Distinctions in Geography
Ours is a chalk blue sky in a dainty town with only tiny mail flags for the color of blood in the street. We can't imagine soldiers storming through a door, city buses riding with a stewing bomb. Can't imagine bunkers in a country ditch where rabbits hide to raid a garden full of greens. Can't imagine massive graves that form inside a marketplace. We can't imagine living hell and signing up for heaven's gate on premises of sheer escape, forcing rhyme in godless worlds with dynamite and martyrdom.

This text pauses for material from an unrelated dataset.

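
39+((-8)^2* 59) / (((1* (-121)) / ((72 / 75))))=27351/3025 = 9.04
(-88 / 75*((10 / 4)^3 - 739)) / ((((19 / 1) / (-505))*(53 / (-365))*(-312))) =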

Our biggest fight at city hall concerns a Wal-Mart moving in, displacing a diner, scrapping a farm, tarring a quiet, dusty road. Elsewhere poets write a dirge for victims of a massacre and blowing grass on Walden Pond is just a dot in outer space. Elsewhere someone hands a child a real gun in lieu of a lunch box for school -- he reads the cufflinks of the stars as swastikas and maps become a scar across another wound. In a playground of rubble and waste, young bones, so young collect the brass of bullet shells like Matchbox cars and Lego blocks.
Pied-à-terre
It's proper you passed in a month of crumbling reeds, crushed petals, paper palms of leaning oaks. For we are cupped in gutters too, gathered at the sharp lip of your grave, wordless and drained -- wishing hard and loud for another chance to fill a vase, arrange these impermanent buds. You'd say the job of a soul is to stare in cracks of grief's abyss: I fish for a silver dime, slices of an opaque moon thin as soap scum over lapis lazuli.
Veils of tears should lift like a shirt, then skin should rise from bone like cloth. Our thirst is now your peace. The body, you'd say, is only a box -- is only a tired shoe -- is only one shell in a chalice of pulsing waves. What's a hole in the world to us is a logical passage of verse to those with faith in the poem, in a cadence beyond fingers and toes. So many lamps come in the shape of a death.